Argentina continually makes the list of the Fast Company “Most Innovative Companies in Latin America”. For 2018, Semtive, a clean energy company, and Satellogic placed #1 and #2. The latter produces a satellite that orbits the earth in 93 minutes and takes pictures for agribusiness, gas, oil and infrastructure. Three award-winning startups that illustrate Argentina’s emerging entrepreneurial prowess in technology are: uSound, a smartphone application for the hearing impaired; Atomic Lab which 3D prints prosthetics; and Gi Fly, the world’s first electric folding bike.

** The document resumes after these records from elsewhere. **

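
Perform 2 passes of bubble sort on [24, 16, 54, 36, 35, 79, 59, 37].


Initial: [24, 16, 54, 36, 35, 79, 59, 37]
Pass 1: [16, 24, 36, 35, 54, 59, 37, 79] (5 swaps)
Pass 2: [16, 24, 35, 36, 54, 37, 59, 79] (2 swaps)

After 2 passes: [16, 24, 35, 36, 54, 37, 59, 79]


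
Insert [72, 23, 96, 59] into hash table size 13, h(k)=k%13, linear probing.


Insert 72: h=7 -> slot 7
Insert 23: h=10 -> slot 10
Insert 96: h=5 -> slot 5
Insert 59: h=7, 1 probes -> slot 8

Table: [None, None, None, None, None, 96, None, 72, 59, None, 23, None, None]


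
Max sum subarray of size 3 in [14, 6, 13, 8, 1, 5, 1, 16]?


[0:3]: 33
[1:4]: 27
[2:5]: 22
[3:6]: 14
[4:7]: 7
[5:8]: 22

Max: 33 at [0:3]


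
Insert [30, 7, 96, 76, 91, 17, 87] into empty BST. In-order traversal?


Insert 30: root
Insert 7: L from 30
Insert 96: R from 30
Insert 76: R from 30 -> L from 96
Insert 91: R from 30 -> L from 96 -> R from 76
Insert 17: L from 30 -> R from 7
Insert 87: R from 30 -> L from 96 -> R from 76 -> L from 91

In-order: [7, 17, 30, 76, 87, 91, 96]


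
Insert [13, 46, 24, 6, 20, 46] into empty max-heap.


Insert 13: [13]
Insert 46: [46, 13]
Insert 24: [46, 13, 24]
Insert 6: [46, 13, 24, 6]
Insert 20: [46, 20, 24, 6, 13]
Insert 46: [46, 20, 46, 6, 13, 24]

Final heap: [46, 20, 46, 6, 13, 24]


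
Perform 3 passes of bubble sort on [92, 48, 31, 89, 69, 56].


Initial: [92, 48, 31, 89, 69, 56]
Pass 1: [48, 31, 89, 69, 56, 92] (5 swaps)
Pass 2: [31, 48, 69, 56, 89, 92] (3 swaps)
Pass 3: [31, 48, 56, 69, 89, 92] (1 swaps)

After 3 passes: [31, 48, 56, 69, 89, 92]


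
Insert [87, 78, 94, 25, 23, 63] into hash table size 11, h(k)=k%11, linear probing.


Insert 87: h=10 -> slot 10
Insert 78: h=1 -> slot 1
Insert 94: h=6 -> slot 6
Insert 25: h=3 -> slot 3
Insert 23: h=1, 1 probes -> slot 2
Insert 63: h=8 -> slot 8

Table: [None, 78, 23, 25, None, None, 94, None, 63, None, 87]


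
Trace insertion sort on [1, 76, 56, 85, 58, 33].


Initial: [1, 76, 56, 85, 58, 33]
Insert 76: [1, 76, 56, 85, 58, 33]
Insert 56: [1, 56, 76, 85, 58, 33]
Insert 85: [1, 56, 76, 85, 58, 33]
Insert 58: [1, 56, 58, 76, 85, 33]
Insert 33: [1, 33, 56, 58, 76, 85]

Sorted: [1, 33, 56, 58, 76, 85]


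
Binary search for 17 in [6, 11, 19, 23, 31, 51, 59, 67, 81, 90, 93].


Step 1: lo=0, hi=10, mid=5, val=51
Step 2: lo=0, hi=4, mid=2, val=19
Step 3: lo=0, hi=1, mid=0, val=6
Step 4: lo=1, hi=1, mid=1, val=11

Not found


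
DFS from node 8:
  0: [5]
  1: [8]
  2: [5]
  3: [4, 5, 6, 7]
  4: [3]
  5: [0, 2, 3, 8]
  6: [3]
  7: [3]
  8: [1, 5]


Visit 8, push [5, 1]
Visit 1, push []
Visit 5, push [3, 2, 0]
Visit 0, push []
Visit 2, push []
Visit 3, push [7, 6, 4]
Visit 4, push []
Visit 6, push []
Visit 7, push []

DFS order: [8, 1, 5, 0, 2, 3, 4, 6, 7]


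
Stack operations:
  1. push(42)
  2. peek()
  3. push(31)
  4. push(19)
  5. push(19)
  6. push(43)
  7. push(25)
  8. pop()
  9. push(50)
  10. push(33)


push(42) -> [42]
peek()->42
push(31) -> [42, 31]
push(19) -> [42, 31, 19]
push(19) -> [42, 31, 19, 19]
push(43) -> [42, 31, 19, 19, 43]
push(25) -> [42, 31, 19, 19, 43, 25]
pop()->25, [42, 31, 19, 19, 43]
push(50) -> [42, 31, 19, 19, 43, 50]
push(33) -> [42, 31, 19, 19, 43, 50, 33]

Final stack: [42, 31, 19, 19, 43, 50, 33]


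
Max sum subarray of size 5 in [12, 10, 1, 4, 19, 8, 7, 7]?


[0:5]: 46
[1:6]: 42
[2:7]: 39
[3:8]: 45

Max: 46 at [0:5]


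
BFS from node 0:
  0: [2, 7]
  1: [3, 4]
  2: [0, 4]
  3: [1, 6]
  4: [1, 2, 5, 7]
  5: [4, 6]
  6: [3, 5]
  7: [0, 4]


Visit 0, enqueue [2, 7]
Visit 2, enqueue [4]
Visit 7, enqueue []
Visit 4, enqueue [1, 5]
Visit 1, enqueue [3]
Visit 5, enqueue [6]
Visit 3, enqueue []
Visit 6, enqueue []

BFS order: [0, 2, 7, 4, 1, 5, 3, 6]


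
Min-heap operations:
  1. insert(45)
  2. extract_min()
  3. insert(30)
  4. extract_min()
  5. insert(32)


insert(45) -> [45]
extract_min()->45, []
insert(30) -> [30]
extract_min()->30, []
insert(32) -> [32]

Final heap: [32]


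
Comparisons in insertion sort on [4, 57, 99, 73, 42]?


Algorithm: insertion sort
Input: [4, 57, 99, 73, 42]
Sorted: [4, 42, 57, 73, 99]

8


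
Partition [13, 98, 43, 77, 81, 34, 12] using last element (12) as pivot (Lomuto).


Pivot: 12
Place pivot at 0: [12, 98, 43, 77, 81, 34, 13]

Partitioned: [12, 98, 43, 77, 81, 34, 13]


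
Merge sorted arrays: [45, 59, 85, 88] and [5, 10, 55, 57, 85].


Take 5 from B
Take 10 from B
Take 45 from A
Take 55 from B
Take 57 from B
Take 59 from A
Take 85 from A
Take 85 from B

Merged: [5, 10, 45, 55, 57, 59, 85, 85, 88]


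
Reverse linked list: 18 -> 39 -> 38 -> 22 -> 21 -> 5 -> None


Step 1: curr=18, set curr.next=prev(None) | reversed so far: 18
Step 2: curr=39, set curr.next=prev(18) | reversed so far: 39 -> 18
Step 3: curr=38, set curr.next=prev(39) | reversed so far: 38 -> 39 -> 18
Step 4: curr=22, set curr.next=prev(38) | reversed so far: 22 -> 38 -> 39 -> 18
Step 5: curr=21, set curr.next=prev(22) | reversed so far: 21 -> 22 -> 38 -> 39 -> 18
Step 6: curr=5, set curr.next=prev(21) | reversed so far: 5 -> 21 -> 22 -> 38 -> 39 -> 18

5 -> 21 -> 22 -> 38 -> 39 -> 18 -> None


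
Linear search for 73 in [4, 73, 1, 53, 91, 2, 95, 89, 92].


i=0: 4!=73
i=1: 73==73 found!

Found at 1, 2 comps


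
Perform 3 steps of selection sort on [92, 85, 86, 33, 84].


Initial: [92, 85, 86, 33, 84]
Step 1: min=33 at 3
  Swap: [33, 85, 86, 92, 84]
Step 2: min=84 at 4
  Swap: [33, 84, 86, 92, 85]
Step 3: min=85 at 4
  Swap: [33, 84, 85, 92, 86]

After 3 steps: [33, 84, 85, 92, 86]


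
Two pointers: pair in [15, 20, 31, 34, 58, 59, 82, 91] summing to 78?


lo=0(15)+hi=7(91)=106
lo=0(15)+hi=6(82)=97
lo=0(15)+hi=5(59)=74
lo=1(20)+hi=5(59)=79
lo=1(20)+hi=4(58)=78

Yes: 20+58=78


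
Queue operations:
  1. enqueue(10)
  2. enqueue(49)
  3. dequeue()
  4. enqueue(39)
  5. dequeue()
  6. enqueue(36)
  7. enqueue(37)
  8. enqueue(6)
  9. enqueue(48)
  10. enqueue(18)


enqueue(10) -> [10]
enqueue(49) -> [10, 49]
dequeue()->10, [49]
enqueue(39) -> [49, 39]
dequeue()->49, [39]
enqueue(36) -> [39, 36]
enqueue(37) -> [39, 36, 37]
enqueue(6) -> [39, 36, 37, 6]
enqueue(48) -> [39, 36, 37, 6, 48]
enqueue(18) -> [39, 36, 37, 6, 48, 18]

Final queue: [39, 36, 37, 6, 48, 18]


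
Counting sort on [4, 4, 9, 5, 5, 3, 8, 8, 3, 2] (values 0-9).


Input: [4, 4, 9, 5, 5, 3, 8, 8, 3, 2]
Counts: [0, 0, 1, 2, 2, 2, 0, 0, 2, 1]

Sorted: [2, 3, 3, 4, 4, 5, 5, 8, 8, 9]


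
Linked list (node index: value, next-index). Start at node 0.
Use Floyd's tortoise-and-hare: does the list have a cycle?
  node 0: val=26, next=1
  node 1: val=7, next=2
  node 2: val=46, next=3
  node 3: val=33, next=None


Floyd's tortoise (slow, +1) and hare (fast, +2):
  init: slow=0, fast=0
  step 1: slow=1, fast=2
  step 2: fast 2->3->None, no cycle

Cycle: no


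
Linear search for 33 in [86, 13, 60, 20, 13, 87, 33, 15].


i=0: 86!=33
i=1: 13!=33
i=2: 60!=33
i=3: 20!=33
i=4: 13!=33
i=5: 87!=33
i=6: 33==33 found!

Found at 6, 7 comps


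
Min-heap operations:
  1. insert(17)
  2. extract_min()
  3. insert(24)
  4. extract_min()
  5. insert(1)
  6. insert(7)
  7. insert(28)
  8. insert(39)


insert(17) -> [17]
extract_min()->17, []
insert(24) -> [24]
extract_min()->24, []
insert(1) -> [1]
insert(7) -> [1, 7]
insert(28) -> [1, 7, 28]
insert(39) -> [1, 7, 28, 39]

Final heap: [1, 7, 28, 39]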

One must not overlook the fact that the government has played and continues to play a vital role in Argentina’s technological development and entrepreneurial environment. Incubator and accelerator services financed by local government via public-private partnerships have supported over 30,000 entrepreneurs during the last decade and generated an additional 10,000 jobs. The City of Buenos Aires’s incubator program provides up to $10,000 in mentorship, networking, and co-working spaces. Meetups, hackathons and other activities to support and expand the entrepreneurial ecosystem continue, irrespective of economic and political ups and downs. The national and city government are working cooperatively to promote Buenos Aires as a technology hub. As mayor, Mauricio Macri created a technology district and awarded 10-year tax breaks to companies that located there.
At the federal level, as well, the Ministry of Science, Technology and Innovation is implementing its “Argentina Innovadora 2020” aimed at increasing the nation’s productive capabilities, quality of life, social inclusion and sustainability. The program supports scientific and technological research, education at all levels, regulatory reform, financial assistance, public-private partnerships, and support of innovation in companies. And just last year, the Argentine Congress passed the Entrepreneurs’ Law (Ley de Emprendedores). Among other things, the law aims to assist companies to establish their businesses via Internet in 24 hours with a simplified business entity model. The law opens new channels of funding through public funds to co-invest with private investors and creates a venture capital funds and venture capital institutions. Technical and financial assistance to 13 accelerators and soft loans are also authorized.
If Argentina can foster an uninterrupted environment of political stability, pro-growth economic and regulatory policies, investment in human capital and infrastructure, and access to credit for start-ups and later-stage firms, it will surely become the dominant powerhouse of technology entrepreneurship in South America.
Jerry Haar is a professor of international business at Florida International University and a global fellow of the Woodrow Wilson International Center for Scholars in Washington, D.C.